Kategorie Bild Tooling
Zurück zur Übersicht

direnv ist ein netter Helfer

Wie direnv dir bei Umgebungsvariablen, Sicherheit und unterschiedlichen PHP-Versionen hilft.

direnv ist für mich ein netter Helfer, der so simpel ist, dass ich früher nie auf die Idee gekommen wäre, so etwas in diese Richtung selbst zu bauen. Ich wusste nicht, dass ich das brauche, bis ich es genutzt habe. Seitdem hat es meinen Alltag mit Projekten spürbar einfacher gemacht.

Es lädt einfach Umgebungsvariablen abhängig von dem Verzeichnis in dem ich mich befinde. (Ja source .env) geht auch, aber so ist es einfacher.

Warum direnv Entwicklern hilft

direnv vereinfacht die Verwaltung von Projekten auf verschiedene Weise, indem es den Umgang mit Umgebungsvariablen automatisiert, isoliert und sicherer macht.

1. Automatisches Laden und Entladen

Sobald man in ein Projektverzeichnis wechselt, lädt direnv automatisch die Umgebungsvariablen aus einer .envrc Datei und entfernt sie sofort wieder, sobald man das Verzeichnis verlässt. Das erspart Entwicklern das manuelle Setzen und Löschen von Variablen bei jedem Projektwechsel.

2. Saubere globale Konfiguration

Projektspezifische Variablen bleiben genau dort, wo sie hingehören, im Projektordner.

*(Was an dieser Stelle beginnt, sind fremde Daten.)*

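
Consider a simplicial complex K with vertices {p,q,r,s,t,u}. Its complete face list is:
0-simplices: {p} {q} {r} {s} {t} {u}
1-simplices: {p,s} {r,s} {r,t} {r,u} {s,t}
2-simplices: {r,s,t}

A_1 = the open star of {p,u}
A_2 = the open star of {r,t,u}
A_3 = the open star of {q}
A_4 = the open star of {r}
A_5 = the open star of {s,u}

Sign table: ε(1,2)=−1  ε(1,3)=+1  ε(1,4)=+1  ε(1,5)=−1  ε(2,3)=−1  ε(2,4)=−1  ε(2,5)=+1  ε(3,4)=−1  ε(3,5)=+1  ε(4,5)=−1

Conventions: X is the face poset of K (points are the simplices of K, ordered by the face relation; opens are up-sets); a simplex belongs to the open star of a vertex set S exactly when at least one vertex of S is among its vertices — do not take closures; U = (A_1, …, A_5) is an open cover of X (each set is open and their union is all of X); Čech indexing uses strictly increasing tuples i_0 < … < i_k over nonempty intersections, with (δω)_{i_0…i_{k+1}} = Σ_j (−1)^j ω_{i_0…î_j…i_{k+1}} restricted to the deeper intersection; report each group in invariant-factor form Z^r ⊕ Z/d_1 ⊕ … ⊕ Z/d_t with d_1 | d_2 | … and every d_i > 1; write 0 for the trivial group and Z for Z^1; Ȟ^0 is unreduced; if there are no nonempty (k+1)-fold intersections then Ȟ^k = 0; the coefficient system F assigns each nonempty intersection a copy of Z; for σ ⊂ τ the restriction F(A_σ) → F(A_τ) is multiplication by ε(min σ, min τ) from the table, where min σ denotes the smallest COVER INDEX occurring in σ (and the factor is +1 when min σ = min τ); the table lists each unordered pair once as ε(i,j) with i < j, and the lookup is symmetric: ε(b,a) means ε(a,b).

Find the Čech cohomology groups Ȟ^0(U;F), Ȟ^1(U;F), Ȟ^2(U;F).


Ȟ^0(U;F) ≅ Z^2; Ȟ^1(U;F) ≅ 0; Ȟ^2(U;F) ≅ 0

nerve simplices:
  A1={{p},{u},{p,s},{r,u}} A2={{r},{t},{u},{r,s},{r,t},{r,u},{s,t},{r,s,t}} A3={{q}} A4={{r},{r,s},{r,t},{r,u},{r,s,t}} A5={{s},{u},{p,s},{r,s},{r,u},{s,t},{r,s,t}}
  A12={{u},{r,u}} A14={{r,u}} A15={{u},{p,s},{r,u}} A24={{r},{r,s},{r,t},{r,u},{r,s,t}} A25={{u},{r,s},{r,u},{s,t},{r,s,t}} A45={{r,s},{r,u},{r,s,t}}
  A124={{r,u}} A125={{u},{r,u}} A145={{r,u}} A245={{r,s},{r,u},{r,s,t}}
  A1245={{r,u}}
C dims 5,6,4,1; δ0: rk 3, SNF 1^3; δ1: rk 3, SNF 1^3; δ2: rk 1, SNF 1^1
degree 0: 5−3−0 = 2 → Ȟ^0 ≅ Z^2
degree 1: 6−3−3 = 0 → Ȟ^1 ≅ 0
degree 2: 4−1−3 = 0 → Ȟ^2 ≅ 0


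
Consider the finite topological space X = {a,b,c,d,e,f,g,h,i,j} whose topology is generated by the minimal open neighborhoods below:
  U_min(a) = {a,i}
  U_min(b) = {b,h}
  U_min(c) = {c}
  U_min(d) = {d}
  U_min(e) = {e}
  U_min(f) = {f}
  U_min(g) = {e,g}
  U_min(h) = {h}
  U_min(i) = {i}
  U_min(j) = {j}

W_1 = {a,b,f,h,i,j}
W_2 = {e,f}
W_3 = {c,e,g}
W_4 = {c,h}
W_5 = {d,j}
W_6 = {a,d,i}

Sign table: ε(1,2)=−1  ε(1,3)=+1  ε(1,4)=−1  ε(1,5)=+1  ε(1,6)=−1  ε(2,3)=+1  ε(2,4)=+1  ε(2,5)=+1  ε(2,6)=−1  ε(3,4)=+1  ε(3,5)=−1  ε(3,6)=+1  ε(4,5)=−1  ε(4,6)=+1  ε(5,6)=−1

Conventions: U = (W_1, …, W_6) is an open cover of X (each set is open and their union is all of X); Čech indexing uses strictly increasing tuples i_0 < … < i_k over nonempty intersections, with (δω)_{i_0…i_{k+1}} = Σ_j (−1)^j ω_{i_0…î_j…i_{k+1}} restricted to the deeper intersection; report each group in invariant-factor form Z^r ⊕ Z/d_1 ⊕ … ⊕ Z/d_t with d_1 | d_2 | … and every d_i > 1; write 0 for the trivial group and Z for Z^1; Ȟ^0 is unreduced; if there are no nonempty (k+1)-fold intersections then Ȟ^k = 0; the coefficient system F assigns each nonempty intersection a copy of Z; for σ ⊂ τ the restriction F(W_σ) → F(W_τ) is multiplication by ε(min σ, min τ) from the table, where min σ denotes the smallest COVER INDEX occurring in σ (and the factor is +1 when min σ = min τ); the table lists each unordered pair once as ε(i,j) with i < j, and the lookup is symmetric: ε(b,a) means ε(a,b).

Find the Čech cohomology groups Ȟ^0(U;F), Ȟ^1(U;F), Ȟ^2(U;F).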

Dadurch wird verhindert, dass die globale ~/.profile Datei des Systems mit unzähligen Variablen überladen wird.

3. Vermeidung typischer Entwicklerfehler

direnv bringt eine Standardbibliothek mit nützlichen Hilfsfunktionen mit, die wiederkehrende Aufgaben vereinfachen. Anstatt den fehleranfälligen und langen Befehl export PATH=$PWD/bin:$PATH tippen zu müssen, kann man einfach PATH_add bin verwenden. Das schützt vor typischen Syntaxfehlern wie $PATH=bin.

4. Isolierte Entwicklungsumgebungen

direnv ermöglicht die sehr einfache Erstellung von isolierten Umgebungen für jedes einzelne Projekt. Da es sprachenunabhängig ist, kann es für verschiedene Sprachen genutzt werden, um spezifische Tools wie rbenv für Ruby oder pyenv für Python zu nutzen.

5. Unterschiedliche PHP-Versionen und Jira CLI pro Projekt

direnv hilft mir auch auf der Konsole unterschiedliche PHP-Versionen zu nutzen. Gerade bei mehreren Projekten ist das sehr hilfreich, weil ich ohne Docker, der nicht immer direkt klappt, schnell eine andere PHP-Version festlegen kann, wenn mehrere Versionen installiert sind.

Eine typische .envrc-Datei sieht bei mir so aus:

export PATH="/opt/homebrew/opt/php@8.4/bin:/opt/homebrew/opt/php@8.4/sbin:$PATH"
export PHP_BIN="/opt/homebrew/opt/php@8.4/bin/php"
export PHP_INI_SCAN_DIR="$PWD/php.d"
 
export JIRA_CONFIG_FILE=./.jira.yaml

Ich nutze direnv außerdem sehr gerne, um die Jira CLI ordnerbasiert einzustellen. So kann ich unterschiedliche Jira-Systeme ansteuern, je nachdem, in welchem Projektordner ich mich befinde.

6. Eingebaute Sicherheit

Um zu verhindern, dass fremder oder schädlicher Code unbemerkt ausgeführt wird, blockiert direnv das Laden neuer oder geänderter .envrc Dateien zunächst. Man muss diese Dateien, sofern man ihnen vertraut, erst ausdrücklich mit dem Befehl direnv allow . freigeben.

Fazit

direnv nimmt Entwicklern die Routinearbeit ab und sorgt für klarere Projektgrenzen. Ich nutze es inzwischen in jedem neuen Projekt, weil es schnell Sicherheit und Struktur schafft.